All About the D

The thing is, this invitation?

It’s the politest way possible to give me the finger.

In other words, as the youngest and least successful in a family of overachievers, I am formally invited to kiss their collective ass.

I sit back in my chair and look out the windows of my top-floor loft. It’s evening and the lights of the city are starting to sparkle in the rain, like a film noir movie come to life.

Little do they know…

They all think that even though I run my own business—I have a thriving architecture firm, JC Design, that focuses on green building design—I haven’t amounted to much because they did it first. All the milestones? First step, first lost tooth, first million, first billion?

My siblings—two brothers and a sister—already did it, so whatever I do now doesn’t quite measure up.

Ha. It actually does measure up, they just don’t know it.
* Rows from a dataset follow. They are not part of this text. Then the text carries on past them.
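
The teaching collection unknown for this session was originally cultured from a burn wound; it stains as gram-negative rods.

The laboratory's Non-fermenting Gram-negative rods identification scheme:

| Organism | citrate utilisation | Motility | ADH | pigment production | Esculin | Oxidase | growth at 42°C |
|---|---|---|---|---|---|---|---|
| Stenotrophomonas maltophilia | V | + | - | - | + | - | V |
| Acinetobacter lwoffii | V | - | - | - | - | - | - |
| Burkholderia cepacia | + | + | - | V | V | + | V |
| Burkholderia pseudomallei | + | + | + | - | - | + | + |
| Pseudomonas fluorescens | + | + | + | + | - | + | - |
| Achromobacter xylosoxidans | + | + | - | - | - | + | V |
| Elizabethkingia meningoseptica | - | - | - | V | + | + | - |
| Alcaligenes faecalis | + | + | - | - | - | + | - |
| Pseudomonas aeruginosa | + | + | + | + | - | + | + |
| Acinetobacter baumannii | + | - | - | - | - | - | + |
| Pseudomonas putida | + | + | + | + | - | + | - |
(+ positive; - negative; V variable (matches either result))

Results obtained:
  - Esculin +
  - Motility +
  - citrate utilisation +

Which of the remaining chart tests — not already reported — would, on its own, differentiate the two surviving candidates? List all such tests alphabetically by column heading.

Motility +: excludes Acinetobacter lwoffii, Elizabethkingia meningoseptica, Acinetobacter baumannii — 8 left.
Esculin +: excludes 6 organisms — 2 left.
citrate utilisation +: all 2 remaining candidates are consistent.
Two candidates remain: Burkholderia cepacia and Stenotrophomonas maltophilia.
  ADH: - vs - — same for both, does not separate.
  pigment production: V vs - — variable for at least one, does not separate.
  Oxidase: Burkholderia cepacia +, Stenotrophomonas maltophilia - — discriminates.
  growth at 42°C: V vs V — variable for at least one, does not separate.

Oxidase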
They run respectable businesses.

I run a dick blog.

If you’d have asked me six months ago if I would ever post my junk online, I would’ve laughed and checked you for a head injury. If you’d have told me that the internet would respond the way it has to daily pictures of my peen, I never would’ve believed you. Seriously, who’d have thought that people would want to look at my dick that much?

Well, a lot of people do. Millions, in fact.

I’m internet-famous for my website, All About the D.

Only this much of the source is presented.